- Developer: Core Design
- Publisher: Gremlin Graphics
- Producer: James North-Hearn
- Designers: Alex Davis Berni Hill Ian Stewart
- Programmers: Alex Davis Ashley Bennett
- Artists: Berni Hill Tim May
- Composer: Barry Leitch
- Platforms: Amiga, Atari ST, Commodore 64, ZX Spectrum, Amstrad CPC, TurboGrafx-16
- Release: 1990
- Genre: Platform
- Mode: Single-player

= Impossamole =

1990 video game

Impossamole is a platform game developed by Core Design for the Amiga, Atari ST, Commodore 64, Amstrad CPC and ZX Spectrum. It was released in 1990 and published by Gremlin Graphics. NEC Technologies published it on TurboGrafx-16 the following year. It is the sixth and final game in the Monty Mole series.

==Gameplay==

This game is similar to Rick Dangerous 2, another Core Design game. It features the cape-clad superhero Monty Mole who is recruited by aliens to retrieve their sacred scrolls.

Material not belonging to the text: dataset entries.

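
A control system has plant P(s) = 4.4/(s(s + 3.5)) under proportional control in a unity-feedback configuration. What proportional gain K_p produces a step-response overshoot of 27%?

From %OS = 100·exp(−πζ/√(1−ζ²)) = 27%, ζ = −ln(0.27)/√(π²+ln²(0.27)) = 0.3847.
Characteristic equation s² + 3.5s + 4.4K_p = 0 gives ζ = 3.5/(2√(4.4K_p)).
Setting ζ = 0.3847: √(4.4K_p) = 3.5/(2·0.3847) = 4.549, so K_p = 20.69/4.4 = 4.7.

K_p = 4.7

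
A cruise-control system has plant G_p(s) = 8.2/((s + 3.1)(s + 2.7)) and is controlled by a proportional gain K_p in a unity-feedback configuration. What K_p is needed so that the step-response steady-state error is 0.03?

The loop is type 0, so e_ss(step) = 1/(1 + K_pos) with K_pos = K_p·G_p(0).
G_p(0) = 0.9797. Require 1/(1 + K_p·0.9797) = 0.03, so 1 + 0.9797·K_p = 33.33.
K_p = (33.33 − 1)/0.9797 = 33.

K_p = 33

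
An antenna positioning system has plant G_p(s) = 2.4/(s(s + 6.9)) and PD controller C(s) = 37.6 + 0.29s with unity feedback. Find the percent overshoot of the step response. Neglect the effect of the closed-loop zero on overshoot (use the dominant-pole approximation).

Forward path: (37.6 + 0.29s)·2.4/(s(s+6.9)). The closed-loop characteristic equation is s² + (6.9 + 2.4·0.29)s + 2.4·37.6 = 0.
That is s² + 7.596s + 90.24 = 0, so ω_n = 9.499 rad/s and ζ = 7.596/(2·9.499) = 0.3998.
%OS = 100·exp(−πζ/√(1−ζ²)) = 25.4%.

25.4%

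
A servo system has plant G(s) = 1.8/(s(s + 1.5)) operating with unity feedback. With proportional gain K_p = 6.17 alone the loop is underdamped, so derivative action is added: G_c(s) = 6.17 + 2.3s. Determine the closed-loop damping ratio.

ζ = 0.846

Forward path: (6.17 + 2.3s)·1.8/(s(s+1.5)). The closed-loop characteristic equation is s² + (1.5 + 1.8·2.3)s + 1.8·6.17 = 0.
That is s² + 5.64s + 11.11 = 0, so ω_n = 3.333 rad/s and ζ = 5.64/(2·3.333) = 0.8462.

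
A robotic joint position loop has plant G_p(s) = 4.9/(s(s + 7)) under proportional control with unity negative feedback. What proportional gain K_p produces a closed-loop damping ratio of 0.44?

Closed-loop characteristic equation: s² + 7s + K_p·4.9 = 0.
So ω_n = √(4.9K_p) and 2ζω_n = 7, giving ζ = 7/(2√(4.9K_p)).
Setting ζ = 0.44: √(4.9K_p) = 7/(2·0.44) = 7.955, so K_p = 63.27/4.9 = 12.9.

K_p = 12.9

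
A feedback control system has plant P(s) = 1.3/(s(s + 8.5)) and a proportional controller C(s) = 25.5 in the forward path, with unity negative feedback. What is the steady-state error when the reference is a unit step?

0

The open loop C(s)P(s) has a pole at the origin (type 1), so the static position error constant is infinite and e_ss = 1/(1+∞) = 0.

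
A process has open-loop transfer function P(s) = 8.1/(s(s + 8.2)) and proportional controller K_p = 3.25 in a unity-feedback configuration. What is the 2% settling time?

T_s ≈ 0.976 s

From 1 + K_pP(s) = 0: s² + 8.2s + 26.32 = 0 ⇒ ω_n = 5.131, ζ = 0.7991.
2% settling time T_s ≈ 4/(ζω_n) = 4/4.1 = 0.976 s.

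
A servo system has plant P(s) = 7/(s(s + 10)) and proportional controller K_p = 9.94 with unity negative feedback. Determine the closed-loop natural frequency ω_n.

The closed-loop denominator is s(s+10) + 9.94·7 = s² + 10s + 69.58.
So ω_n² = 69.58 ⇒ ω_n = 8.341 rad/s, and ζ = 10/(2ω_n) = 0.599.

ω_n = 8.34 rad/s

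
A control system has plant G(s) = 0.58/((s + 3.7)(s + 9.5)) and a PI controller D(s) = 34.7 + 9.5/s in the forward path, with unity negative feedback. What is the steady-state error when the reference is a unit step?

The open loop D(s)G(s) has a pole at the origin (type 1), so the static position error constant is infinite and e_ss = 1/(1+∞) = 0.

0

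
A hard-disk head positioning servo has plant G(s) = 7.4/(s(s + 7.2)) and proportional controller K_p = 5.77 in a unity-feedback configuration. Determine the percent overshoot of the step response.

From 1 + K_pG(s) = 0: s² + 7.2s + 42.7 = 0 ⇒ ω_n = 6.534, ζ = 0.5509.
%OS = 100·exp(−πζ/√(1−ζ²)) = 100·exp(−π·0.5509/√0.6965) = 12.6%.

12.6%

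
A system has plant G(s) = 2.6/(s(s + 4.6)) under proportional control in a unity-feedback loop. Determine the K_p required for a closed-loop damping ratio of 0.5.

Closed-loop characteristic equation: s² + 4.6s + K_p·2.6 = 0.
So ω_n = √(2.6K_p) and 2ζω_n = 4.6, giving ζ = 4.6/(2√(2.6K_p)).
Setting ζ = 0.5: √(2.6K_p) = 4.6/(2·0.5) = 4.6, so K_p = 21.16/2.6 = 8.14.

K_p = 8.14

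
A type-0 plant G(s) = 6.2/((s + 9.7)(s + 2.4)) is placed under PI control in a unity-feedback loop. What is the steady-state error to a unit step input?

The PI controller's integrator makes the forward path type 1, so e_ss to a step is zero.

0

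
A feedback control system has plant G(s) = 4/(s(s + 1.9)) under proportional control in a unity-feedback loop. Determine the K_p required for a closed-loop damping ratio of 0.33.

K_p = 2.07

Closed-loop characteristic equation: s² + 1.9s + K_p·4 = 0.
So ω_n = √(4K_p) and 2ζω_n = 1.9, giving ζ = 1.9/(2√(4K_p)).
Setting ζ = 0.33: √(4K_p) = 1.9/(2·0.33) = 2.879, so K_p = 8.287/4 = 2.07.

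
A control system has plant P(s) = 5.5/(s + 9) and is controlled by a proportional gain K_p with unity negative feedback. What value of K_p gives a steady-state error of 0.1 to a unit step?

K_p = 14.7

The loop is type 0, so e_ss(step) = 1/(1 + K_pos) with K_pos = K_p·P(0).
P(0) = 0.6111. Require 1/(1 + K_p·0.6111) = 0.1, so 1 + 0.6111·K_p = 10.
K_p = (10 − 1)/0.6111 = 14.7.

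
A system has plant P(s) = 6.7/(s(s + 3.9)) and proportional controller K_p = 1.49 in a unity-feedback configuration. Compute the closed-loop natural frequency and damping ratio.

With unity feedback the closed-loop characteristic equation is s² + 3.9s + 1.49·6.7 = s² + 3.9s + 9.983 = 0.
So ω_n² = 9.983 ⇒ ω_n = 3.16 rad/s, and ζ = 3.9/(2ω_n) = 0.617.

ω_n = 3.16 rad/s, ζ = 0.617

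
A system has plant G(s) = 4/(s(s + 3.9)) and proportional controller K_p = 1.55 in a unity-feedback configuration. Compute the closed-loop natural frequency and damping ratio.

ω_n = 2.49 rad/s, ζ = 0.783

1 + K_p·G(s) = 0 gives s² + 3.9s + 6.2 = 0.
Matching s² + 2ζω_n s + ω_n²: ω_n = √6.2 = 2.49 rad/s and 2ζω_n = 3.9, so ζ = 3.9/(2·2.49) = 0.783.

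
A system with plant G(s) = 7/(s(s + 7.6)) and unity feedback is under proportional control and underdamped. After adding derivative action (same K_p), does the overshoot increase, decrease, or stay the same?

decrease

With PD the characteristic equation becomes s² + (a + K·K_d)s + K·K_p = 0; the damping term grows, ζ rises, overshoot falls.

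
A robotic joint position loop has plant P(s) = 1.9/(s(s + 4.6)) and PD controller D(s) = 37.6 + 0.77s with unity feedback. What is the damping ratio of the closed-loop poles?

ζ = 0.359

Forward path: (37.6 + 0.77s)·1.9/(s(s+4.6)). The closed-loop characteristic equation is s² + (4.6 + 1.9·0.77)s + 1.9·37.6 = 0.
That is s² + 6.063s + 71.44 = 0, so ω_n = 8.452 rad/s and ζ = 6.063/(2·8.452) = 0.3587.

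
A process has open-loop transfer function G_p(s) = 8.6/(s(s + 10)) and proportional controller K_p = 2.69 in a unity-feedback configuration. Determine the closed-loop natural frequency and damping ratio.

ω_n = 4.81 rad/s, ζ = 1.04

1 + K_p·G_p(s) = 0 gives s² + 10s + 23.13 = 0.
So ω_n² = 23.13 ⇒ ω_n = 4.81 rad/s, and ζ = 10/(2ω_n) = 1.04.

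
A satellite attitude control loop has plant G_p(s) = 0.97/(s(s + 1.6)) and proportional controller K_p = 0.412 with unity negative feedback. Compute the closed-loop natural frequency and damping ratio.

1 + K_p·G_p(s) = 0 gives s² + 1.6s + 0.3996 = 0.
Matching s² + 2ζω_n s + ω_n²: ω_n = √0.3996 = 0.6322 rad/s and 2ζω_n = 1.6, so ζ = 1.6/(2·0.6322) = 1.27.

ω_n = 0.632 rad/s, ζ = 1.27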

As in Rick Dangerous 2, the first four levels may be played in any order. Completing these four levels (the Orient, Klondike mines, Ice and Amazon forest) unlocks the fifth and final level. The game's level themes are similar to Rick Dangerous 2.

The player progresses horizontally as well as climbing up ladders. Monty Mole is equipped with weapons and is able to do a flying kick to defend himself against enemy creatures lurking about.